In this year’s message the Pope turns his attention to what might be seen as a more ‘classic’ element of communication: silence or, more precisely, the relationship between silence and word. Some commentators have sought to characterise the choice of this theme as a shift away from his positive evaluation of new technologies and media – these technologies are truly a gift to humanity (World Communications Day Message, 2009) – but it is best understood as a powerful reminder that communication is essentially a human activity rather than a technological achievement. The Pope is not proposing silence as an alternative to engagement in communication nor is he calling for us to switch off new media; he is, rather, insisting that silence is an integral element of human communication. Our appreciation of the importance of silence must be recovered, and its practice fostered, if we are to safeguard the meaningfulness of the communication that is facilitated by new technologies. His message is somewhat counter-cultural, as he stated during a recent public audience: silence … is particularly difficult for us. In fact, ours is an era that does not encourage recollection; indeed, one sometimes gets the impression that people are frightened of being cut off, even for an instant, from the torrent of words and images that mark and fill the day (Audience, 7 March 2012).
In the opening paragraphs of the Message, Benedict XVI teases out the anthropological significance of silence. There can be no meaningful communication without silence. Silence speaks – at times our silence can be the most eloquent expression of our closeness to, our solidarity with and out attentiveness towards another person. Our silence can express our respect and love for another person – in silence, we listen to them and we give priority to their word. This is especially true when our interlocutors express themselves in questions, as is increasingly the case with social media. The search-engines and the social networks have become the point of departure for much human communication as people look for information, advice, suggestions and recommendations. These questions must be allowed their own integrity, if they are to receive a meaningful response. The questions must be listened to, engaged with and clarified. The one responding must be open to further questioning. This process, often characterised as being inter-active, is fundamentally dialogical. Dialogue requires a genuine and authentic listening to the other – a listening that is impossible without silence.
Engagement with the questions, and more importantly with the questioners, opens up the possibility of a more profound dialogue. One can discern concerns about the ultimate questions of human existence: What can we know? What ought we to do? What may we hope? A careful listening, rooted in respect for the questions and the questioner, is required to allow these deeper concerns to emerge. Silence, rather than a rush to provide answers, is often most effective in allowing a questioner to go deeper. This search for truths, which ultimately expresses an inchoate search for the truth, itself requires silence if it is to reach its scope. The necessity for silence has long been appreciated within the religious traditions which, as the Pope notes, consider solitude and silence as privileged states which help people to rediscover themselves and that Truth which gives meaning to all things.

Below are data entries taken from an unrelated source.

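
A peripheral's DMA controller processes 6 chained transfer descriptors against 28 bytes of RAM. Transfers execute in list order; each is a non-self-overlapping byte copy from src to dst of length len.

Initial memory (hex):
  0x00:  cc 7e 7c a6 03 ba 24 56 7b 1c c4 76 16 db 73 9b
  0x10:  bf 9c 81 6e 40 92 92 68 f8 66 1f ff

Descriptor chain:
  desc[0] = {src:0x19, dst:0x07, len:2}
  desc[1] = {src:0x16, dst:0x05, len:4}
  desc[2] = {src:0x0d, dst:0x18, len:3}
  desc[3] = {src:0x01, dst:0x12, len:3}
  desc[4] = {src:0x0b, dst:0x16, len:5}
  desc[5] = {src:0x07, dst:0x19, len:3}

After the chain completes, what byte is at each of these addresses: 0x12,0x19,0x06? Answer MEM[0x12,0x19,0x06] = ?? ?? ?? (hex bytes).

D0: mem[0x07..0x08] <- [66 1f]
D1: mem[0x05..0x08] <- [92 68 f8 66]
D2: mem[0x18..0x1a] <- [db 73 9b]
D3: mem[0x12..0x14] <- [7e 7c a6]
D4: mem[0x16..0x1a] <- [76 16 db 73 9b]
D5: mem[0x19..0x1b] <- [f8 66 1c]
query mem[0x12]=0x7e, mem[0x19]=0xf8, mem[0x06]=0x68

MEM[0x12,0x19,0x06] = 7e f8 68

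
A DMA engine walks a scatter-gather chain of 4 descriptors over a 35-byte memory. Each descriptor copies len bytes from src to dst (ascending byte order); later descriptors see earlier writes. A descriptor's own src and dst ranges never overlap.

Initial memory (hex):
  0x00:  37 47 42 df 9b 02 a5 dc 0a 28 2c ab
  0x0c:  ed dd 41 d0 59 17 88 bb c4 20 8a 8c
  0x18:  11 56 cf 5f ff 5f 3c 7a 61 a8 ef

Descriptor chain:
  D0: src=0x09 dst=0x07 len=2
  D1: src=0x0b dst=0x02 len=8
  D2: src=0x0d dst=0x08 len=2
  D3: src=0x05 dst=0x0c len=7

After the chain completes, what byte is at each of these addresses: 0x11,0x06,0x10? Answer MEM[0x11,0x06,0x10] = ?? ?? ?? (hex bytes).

MEM[0x11,0x06,0x10] = 2c d0 41

D0: mem[0x07..0x08] <- [28 2c]
D1: mem[0x02..0x09] <- [ab ed dd 41 d0 59 17 88]
D2: mem[0x08..0x09] <- [dd 41]
D3: mem[0x0c..0x12] <- [41 d0 59 dd 41 2c ab]
query mem[0x11]=0x2c, mem[0x06]=0xd0, mem[0x10]=0x41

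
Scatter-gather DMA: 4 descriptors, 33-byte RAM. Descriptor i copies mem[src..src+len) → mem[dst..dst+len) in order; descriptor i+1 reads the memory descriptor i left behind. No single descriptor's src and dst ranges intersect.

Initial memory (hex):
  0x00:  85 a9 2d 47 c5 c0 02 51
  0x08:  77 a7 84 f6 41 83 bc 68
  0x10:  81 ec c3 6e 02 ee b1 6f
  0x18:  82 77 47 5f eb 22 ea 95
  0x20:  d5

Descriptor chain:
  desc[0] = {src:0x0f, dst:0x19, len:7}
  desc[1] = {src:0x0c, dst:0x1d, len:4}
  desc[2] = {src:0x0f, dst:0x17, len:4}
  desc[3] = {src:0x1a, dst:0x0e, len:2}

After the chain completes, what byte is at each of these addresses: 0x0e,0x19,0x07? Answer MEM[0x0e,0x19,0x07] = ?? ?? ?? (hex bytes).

  after D0: wrote 7B at 0x19 = 6881ecc36e02ee
  after D1: wrote 4B at 0x1d = 4183bc68
  after D2: wrote 4B at 0x17 = 6881ecc3
  after D3: wrote 2B at 0x0e = c3ec
query mem[0x0e]=0xc3, mem[0x19]=0xec, mem[0x07]=0x51

MEM[0x0e,0x19,0x07] = c3 ec 51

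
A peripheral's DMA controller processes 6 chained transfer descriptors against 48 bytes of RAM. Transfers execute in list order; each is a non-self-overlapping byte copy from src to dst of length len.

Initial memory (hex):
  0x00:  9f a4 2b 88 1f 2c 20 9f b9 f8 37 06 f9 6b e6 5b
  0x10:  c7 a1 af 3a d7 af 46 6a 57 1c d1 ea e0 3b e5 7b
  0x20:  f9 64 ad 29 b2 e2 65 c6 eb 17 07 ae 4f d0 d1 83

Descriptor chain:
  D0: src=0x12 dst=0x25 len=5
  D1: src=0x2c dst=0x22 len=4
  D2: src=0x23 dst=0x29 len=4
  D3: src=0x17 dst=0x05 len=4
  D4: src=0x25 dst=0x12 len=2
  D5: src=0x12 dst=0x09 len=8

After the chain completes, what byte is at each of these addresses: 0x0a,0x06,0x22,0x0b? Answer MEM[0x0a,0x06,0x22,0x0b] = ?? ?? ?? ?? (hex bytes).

MEM[0x0a,0x06,0x22,0x0b] = 3a 57 4f d7

#0 dst[0x25+5] := {0xaf,0x3a,0xd7,0xaf,0x46}
#1 dst[0x22+4] := {0x4f,0xd0,0xd1,0x83}
#2 dst[0x29+4] := {0xd0,0xd1,0x83,0x3a}
#3 dst[0x05+4] := {0x6a,0x57,0x1c,0xd1}
#4 dst[0x12+2] := {0x83,0x3a}
#5 dst[0x09+8] := {0x83,0x3a,0xd7,0xaf,0x46,0x6a,0x57,0x1c}
query mem[0x0a]=0x3a, mem[0x06]=0x57, mem[0x22]=0x4f, mem[0x0b]=0xd7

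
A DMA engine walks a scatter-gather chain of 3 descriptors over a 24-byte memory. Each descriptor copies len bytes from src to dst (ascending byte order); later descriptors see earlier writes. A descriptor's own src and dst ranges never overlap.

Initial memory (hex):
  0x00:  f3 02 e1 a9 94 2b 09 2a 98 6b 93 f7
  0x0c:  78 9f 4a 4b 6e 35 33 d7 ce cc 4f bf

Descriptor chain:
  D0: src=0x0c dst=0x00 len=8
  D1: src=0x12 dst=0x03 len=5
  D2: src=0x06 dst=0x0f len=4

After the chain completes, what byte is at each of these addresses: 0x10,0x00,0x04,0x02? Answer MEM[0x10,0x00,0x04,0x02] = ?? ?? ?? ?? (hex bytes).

MEM[0x10,0x00,0x04,0x02] = 4f 78 d7 4a

[0] 0x0c->0x00 len=8 : 78 9f 4a 4b 6e 35 33 d7
[1] 0x12->0x03 len=5 : 33 d7 ce cc 4f
[2] 0x06->0x0f len=4 : cc 4f 98 6b
query mem[0x10]=0x4f, mem[0x00]=0x78, mem[0x04]=0xd7, mem[0x02]=0x4a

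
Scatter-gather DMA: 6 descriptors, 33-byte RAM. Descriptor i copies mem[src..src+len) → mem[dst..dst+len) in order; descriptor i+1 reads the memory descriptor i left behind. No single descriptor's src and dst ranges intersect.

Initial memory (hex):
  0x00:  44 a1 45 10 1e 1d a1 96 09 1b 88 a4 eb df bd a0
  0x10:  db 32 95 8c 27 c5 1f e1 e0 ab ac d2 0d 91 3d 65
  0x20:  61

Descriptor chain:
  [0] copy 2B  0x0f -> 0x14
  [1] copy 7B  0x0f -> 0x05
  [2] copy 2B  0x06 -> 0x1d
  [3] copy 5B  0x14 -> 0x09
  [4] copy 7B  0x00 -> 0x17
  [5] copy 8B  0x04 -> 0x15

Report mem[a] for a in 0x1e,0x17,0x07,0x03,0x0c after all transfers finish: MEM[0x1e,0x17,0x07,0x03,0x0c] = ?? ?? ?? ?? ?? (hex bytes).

MEM[0x1e,0x17,0x07,0x03,0x0c] = 32 db 32 10 e1

D0: mem[0x14..0x15] <- [a0 db]
D1: mem[0x05..0x0b] <- [a0 db 32 95 8c a0 db]
D2: mem[0x1d..0x1e] <- [db 32]
D3: mem[0x09..0x0d] <- [a0 db 1f e1 e0]
D4: mem[0x17..0x1d] <- [44 a1 45 10 1e a0 db]
D5: mem[0x15..0x1c] <- [1e a0 db 32 95 a0 db 1f]
query mem[0x1e]=0x32, mem[0x17]=0xdb, mem[0x07]=0x32, mem[0x03]=0x10, mem[0x0c]=0xe1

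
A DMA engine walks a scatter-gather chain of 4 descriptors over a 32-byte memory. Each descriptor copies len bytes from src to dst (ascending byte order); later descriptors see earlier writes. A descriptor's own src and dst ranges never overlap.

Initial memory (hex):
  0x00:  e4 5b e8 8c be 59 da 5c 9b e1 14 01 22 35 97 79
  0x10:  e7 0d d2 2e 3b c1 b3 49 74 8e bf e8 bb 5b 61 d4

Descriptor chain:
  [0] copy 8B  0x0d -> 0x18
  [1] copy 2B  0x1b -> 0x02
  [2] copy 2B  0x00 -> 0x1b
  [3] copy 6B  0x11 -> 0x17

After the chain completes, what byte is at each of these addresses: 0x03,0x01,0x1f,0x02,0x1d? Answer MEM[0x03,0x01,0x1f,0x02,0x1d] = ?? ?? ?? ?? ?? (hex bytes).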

In his concluding paragraphs Pope Benedict focuses on the place of silence in Christian spirituality. He recalls that the God of biblical revelation communicates also in the mystery of his silence. This is manifested especially in the mystery of the Cross of Christ: The eloquence of God’s love, lived to the point of the supreme gift, speaks in the silence of the Cross. He insists that just as God can express himself to us in his silence, we in turn discover in silence the possibility of speaking with God and about God. He encourages us to allow our silence to mature into contemplation. He reminds us that we can never grasp the essence of God with our words and concepts and that space must be made for silent contemplation. Recently the Pope has spoken of the transformative capacity of such contemplation: Silence can carve out an inner space in our very depths to enable God to dwell there, so that his word will remain within us and love for him take root in our minds and hearts and inspire our life (Audience, 7 March 2012).
The Message concludes with a succinct reminder that evangelization, our communication of the Good News, is not just about words: Word and silence: learning to communicate is learning to listen and contemplate as well as speak. New media can be part of that learning. The Pope acknowledges the existence of various types of websites, applications and social networks which can help people today to find time for reflection and authentic questioning, as well as making space for silence and occasions for prayer, meditation or sharing of the word of God. In our times, however, silence is something of an acquired taste. An essential dimension of the Church’s communicative activity must be to provide occasions and opportunities, both physical and digital, for people to learn the arts of silence and contemplation, to recover an appetite for solitude and interiority. This would undoubtedly be a fruitful starting point for our proclamation of the Gospel but it would be invaluable also as a service to meaningful human communication.